工部省というのは明治3年にイギリス人のエドモンド・モレル氏の建策にて作られた、なんていうのかなぁ、本の中では技術官僚と呼ばれていた人たちを一つのところに集めていくつかの建設関係の仕事を請け負っていたところ、ということになるのかな。
初期の頃に非常に特徴的なんですが「洋行経験あり」ってのが完全に特殊技能扱いになってるんですよね、反面、高等教育の有無というものは概念からありません。
(というか、それこそこの工部省が始めて技術の学校作ったって話だしねw)

大きなところでは鉄道が有名で、というより独立したのは鉄道のための事情という側面が大きいようなんですが、電信などはわりと着々と進めてたりもしますよね。
あと鉄鋼関係もここにあるんだよなぁ、まああんまり扱われてはなかったんですが。
そもそもこの工部省というのは大蔵省と民部省の権限争いの結果生まれてきた、ということが言われているらしく、初期は大蔵=長州、民部=薩摩という傾向があり、大蔵省がもともと一つだった民部省に独立されたので権限の中から一部工部省へと奪い返したみたいな。
とはいえ、あくまでも技術官僚の集団なので、作られた時点では長州側でも、薩摩とも軟化してますし、大蔵省の言い分を全面的に受け入れていたわけでもないようです。
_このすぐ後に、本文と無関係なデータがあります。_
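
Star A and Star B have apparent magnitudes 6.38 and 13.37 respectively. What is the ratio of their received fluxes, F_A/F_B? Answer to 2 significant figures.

Δm = 6.38 − (13.37) = -6.99
Flux ratio = 10^(−0.4 Δm) = 10^(−0.4 × -6.99) = 10^2.796 = 625.2

F_A/F_B ≈ 630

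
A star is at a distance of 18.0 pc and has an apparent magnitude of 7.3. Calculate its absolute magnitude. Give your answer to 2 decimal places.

M ≈ 6.02

5 log₁₀(d/10 pc) = 5 log₁₀(18.00) − 5 = 1.276
M = m − 5 log₁₀(d/10) = 7.3 − 1.276 = 6.024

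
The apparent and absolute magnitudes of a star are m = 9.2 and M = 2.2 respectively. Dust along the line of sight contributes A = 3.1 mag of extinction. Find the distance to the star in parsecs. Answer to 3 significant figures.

m − M = 5 log₁₀(d/10 pc) + A  ⇒  9.2 − (2.2) − 3.1 = 5 log₁₀(d/10)
3.900 = 5 log₁₀(d/10)
log₁₀ d = (m − M − A)/5 + 1 = 1.7800
d = 10^1.7800 = 60.26 pc

d ≈ 60.3 pc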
というか、計画が出てきた段階で独自で動き初めていた節が、というのが旧来説に対してこの本で主に語られていた内容かな。
で、明治18年の段階で解体されて中の部門があちこちの省庁にと引き取られたんですが、そもそもイギリスの産業初期の頃にあった国家主導の技術組織、ということで作られたという事実があったのだとしたらある意味で見事に役目を成したとも言えるのかな。